- In October, data showed the Chinese economy had regained the ground it lost from the pandemic-driven lockdowns.
- In November, China’s exports had their biggest monthly increase since early 2018.
- Earlier this month, the Chinese stock market hit its highest level in 13 years.
- And on Monday, better-than-expected economic growth data showed China is now growing faster than it was before coronavirus arrived.
✍️ Connecting The Dots
China was the first nation to be struck down with coronavirus, but it was also the first to nip it in the bud. That’s why, by October, the country’s economy had regained all the ground it had lost when its lockdown brought the country to a standstill. It’s also why – according to better-than-expected data earlier this week – it was the only major economy to grow last year. In fact, it’s now also officially growing faster than it was before the pandemic.

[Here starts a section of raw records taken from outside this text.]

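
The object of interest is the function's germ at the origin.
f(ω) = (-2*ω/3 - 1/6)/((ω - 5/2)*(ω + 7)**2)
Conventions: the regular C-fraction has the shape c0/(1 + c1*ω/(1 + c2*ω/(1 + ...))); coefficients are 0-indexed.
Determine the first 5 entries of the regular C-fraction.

Taylor coefficients (expand at 0): a_0 = 1/735, a_1 = 48/8575, a_2 = 691/900375, a_3 = 6558/10504375, a_4 = 208561/1102959375.
c0 = a_0 = 1/735. Peel one level at a time: if S = 1 + c*ω/S' with S'(0) = 1, then c is the ω-coefficient of S and S' = c*ω/(S - 1).
S_1 = c0/f = 1 + (-144/35)*ω + (4009/245)*ω^2 + ...; c1 = -144/35.
S_2 = c1*ω/(S_1 - 1) = 1 + (4009/1008)*ω + (-94223/1016064)*ω^2 + ...; c2 = 4009/1008.
S_3 = c2*ω/(S_2 - 1) = 1 + (94223/4041072)*ω + (32076/16072081)*ω^2 + ...; c3 = 94223/4041072.
S_4 = c3*ω/(S_3 - 1) = 1 + (-32332608/377740007)*ω + ...; c4 = -32332608/377740007.

The regular C-fraction coefficients are [1/735, -144/35, 4009/1008, 94223/4041072, -32332608/377740007].


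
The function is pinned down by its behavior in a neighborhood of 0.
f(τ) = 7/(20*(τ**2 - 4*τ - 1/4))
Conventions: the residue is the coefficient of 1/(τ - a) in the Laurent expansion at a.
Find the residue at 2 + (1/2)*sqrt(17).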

That economic boom has predominantly been fueled by global pandemic-driven demand for its medical supplies and work-from-home tech. And therein lies another reason the Chinese economy is powering ahead of the West. See, China’s industrial sector – which manufactures those in-demand goods – makes up around 40% of its economy, compared to America and the European Union’s 20%. Their economies, meanwhile, depend more heavily on the services sector, which includes the restaurants and retailers that have been hit particularly hard by the pandemic.

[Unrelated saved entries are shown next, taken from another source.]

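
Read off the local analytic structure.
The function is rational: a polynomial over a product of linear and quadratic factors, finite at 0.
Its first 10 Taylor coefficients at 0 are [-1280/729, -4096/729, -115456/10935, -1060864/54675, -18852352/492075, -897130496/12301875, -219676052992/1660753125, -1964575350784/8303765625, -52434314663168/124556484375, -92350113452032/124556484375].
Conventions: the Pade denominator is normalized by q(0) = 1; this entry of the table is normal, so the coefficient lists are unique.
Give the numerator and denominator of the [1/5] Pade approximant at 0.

Taylor coefficients needed (read off): a_0 = -1280/729, a_1 = -4096/729, a_2 = -115456/10935, a_3 = -1060864/54675, a_4 = -18852352/492075, a_5 = -897130496/12301875, a_6 = -219676052992/1660753125.
Write the denominator as Q(r) = 1 + q1*r + q2*r^2 + q3*r^3 + q4*r^4 + q5*r^5. Requiring Q*f - P = O(r^7) with deg P <= 1 kills the coefficients of r^2..r^6 in Q*f:
  r^2: a_2 + q1*a_1 + q2*a_0 = 0, i.e. -115456/10935 + (-4096/729)*q1 + (-1280/729)*q2 = 0.
  r^3: a_3 + q1*a_2 + q2*a_1 + q3*a_0 = 0, i.e. -1060864/54675 + (-115456/10935)*q1 + (-4096/729)*q2 + (-1280/729)*q3 = 0.
  r^4: a_4 + q1*a_3 + q2*a_2 + q3*a_1 + q4*a_0 = 0, i.e. -18852352/492075 + (-1060864/54675)*q1 + (-115456/10935)*q2 + (-4096/729)*q3 + (-1280/729)*q4 = 0.
  r^5: a_5 + q1*a_4 + q2*a_3 + q3*a_2 + q4*a_1 + q5*a_0 = 0, i.e. -897130496/12301875 + (-18852352/492075)*q1 + (-1060864/54675)*q2 + (-115456/10935)*q3 + (-4096/729)*q4 + (-1280/729)*q5 = 0.
  r^6: a_6 + q1*a_5 + q2*a_4 + q3*a_3 + q4*a_2 + q5*a_1 = 0, i.e. -219676052992/1660753125 + (-897130496/12301875)*q1 + (-18852352/492075)*q2 + (-1060864/54675)*q3 + (-115456/10935)*q4 + (-4096/729)*q5 = 0.
Solving this linear system: q1 = -5059/2160, q2 = 40/27, q3 = -276599/162000, q4 = 50/81, q5 = 434953/291600.
The numerator is Q*f truncated at degree 1: P0 = a_0 = -1280/729; P1 = a_1 + q1*a_0 = -29648/19683.

The Pade approximant has numerator coefficients [-1280/729, -29648/19683]; denominator coefficients [1, -5059/2160, 40/27, -276599/162000, 50/81, 434953/291600].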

China didn’t just outdo the West when it came to economic growth either: its stock market also rose faster than those in the US and Europe last year. In fact, demand for the country’s stocks – from Chinese and foreign investors alike – has been so high that they hit their highest level in 13 years earlier this month.
1. Things can only (probably?) get better.
There are a few different opinions on what a vaccine-driven global economic recovery has in store for China. Some economists reckon the country’s economy will get another lift when vaccines become widely available, as US and European recoveries drive even more demand for its products. Others argue it might have the opposite effect: anyone with a vaccination might, after all, go straight back to spending their money on restaurants, concerts, and… well, real life. Still, the naysayers seem to be in the minority: economists in aggregate expect China’s economy to expand at its fastest pace in a decade in 2021.
2. There’s more to China than rapid growth.
Rapid economic expansion aside, there has been one cloud behind China’s silver lining: its fraught relationship with the US. But one country’s obstacle is another man’s opportunity: one investment manager suggests bumping up investments in China specifically because of the US-China trade war. The firm reckons the two countries’ economies might be knocked even more out of sync, which would leave Chinese stocks less dependent on the West’s performance. And if things go wrong in the developed economies, that diversification might just save your portfolio.
🎯 Also On Our Radar
The Democratic clean sweep in the US election has got investors excited that the country could be headed for the country’s most progressive climate strategy in history – sending investments in the renewables industry higher. And those investors should be equally pleased to find out that the new president means business: only hours after being sworn in, he signed plans to rejoin the Paris climate accord and rescinded a host of his predecessor’s less climate-friendly policies.